From 2006 saying Visa peaked at 179 million transactions per day.

This site:
http://blockchain.info/charts/n-transactions
has bitcoin peaking at 70,000 transactions per day. That's ~0.04% of Visa.

The difference is that Visa does not need to centrally validate each transaction. A typical transaction takes place like this:

1. The cardholder provides account details to the merchant.
2. Merchant's bank asks card network to determine the card's issuer.
3. Card network checks card security features and sends to the issuer for approval.
4. Issuer approves purchase.
5. Card network sends approval to the merchant's bank.
6. Bank sends approval the merchant.
7. Cardholder completes the purchase.

This looks complicated (and it is), but often the operation between 2 and 6 can be decreased. For example, if the merchant bank is the same as the card issuer, the transaction does not go all the way to the card network. Sometimes, the card networks are operated with local banking facilities, so the stress on the overall network lessens.

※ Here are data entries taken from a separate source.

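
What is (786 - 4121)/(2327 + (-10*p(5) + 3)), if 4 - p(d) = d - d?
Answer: -667/458 ≈ -1.4563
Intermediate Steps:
p(d) = 4 (p(d) = 4 - (d - d) = 4 - 1*0 = 4 + 0 = 4)
(786 - 4121)/(2327 + (-10*p(5) + 3)) = (786 - 4121)/(2327 + (-10*4 + 3)) = -3335/(2327 + (-40 + 3)) = -3335/(2327 - 37) = -3335/2290 = -3335*1/2290 = -667/458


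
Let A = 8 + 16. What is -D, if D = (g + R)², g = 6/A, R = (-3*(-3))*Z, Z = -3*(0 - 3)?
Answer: -105625/16 ≈ -6601.6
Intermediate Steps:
Z = 9 (Z = -3*(-3) = 9)
A = 24
R = 81 (R = -3*(-3)*9 = 9*9 = 81)
g = ¼ (g = 6/24 = 6*(1/24) = ¼ ≈ 0.25000)
D = 105625/16 (D = (¼ + 81)² = (325/4)² = 105625/16 ≈ 6601.6)
-D = -1*105625/16 = -105625/16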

With Bitcoin, all transactions have to be verified by peers and then recorded in the blockchain.
 
Slightly different topic but associated:

Do we have any reliable statistics on the number of merchants who accept them in transactions? Is there a growth component?

This is an excellent question, and the answer is tricky. There is a list of people who take Bitcoins:
https://en.bitcoin.it/wiki/Trade

However, I have been looking at that list in detail from time to time, and it seems like a very large number of merchants are actually individuals who state that they will accept BTCs in lieu of services rendered (look for Creative Design in the list for several examples of this).

Then, I found many businesses listed that no longer seem to accept BTC, or do not have any facility or address to do so on their site, which leads me to believe that they have never actually taken any coins.

In short, there is very little evidence of bitcoins being used for anything other than speculation.
 
Credit card transaction fees are 3% or less. If you are only making 3% on eBay sales then you're doing it wrong! And with PayPal you don't have the 'hassle' of dealing direct with multiple credit card companies.

Exactly! Also, people tend to ignore that Bitcoin exchanges do charge per transaction:
https://mtgox.com/fee-schedule

The fees tend to be low, but they are not 0, as claimed by many bitcoiners.
 
With Bitcoin, all transactions have to be verified by peers and then recorded in the blockchain.
Does that scale to bitcoin being widely accepted? The back of a fag packet maths so far makes it look as though if bitcoin did ever make it into the big time it would either have to change this, or fall over and die.
 
Then, I found many businesses listed that no longer seem to accept BTC, or do not have any facility or address to do so on their site, which leads me to believe that they have never actually taken any coins.

In short, there is very little evidence of bitcoins being used for anything other than speculation.
Great, how much are you going to make by shorting them?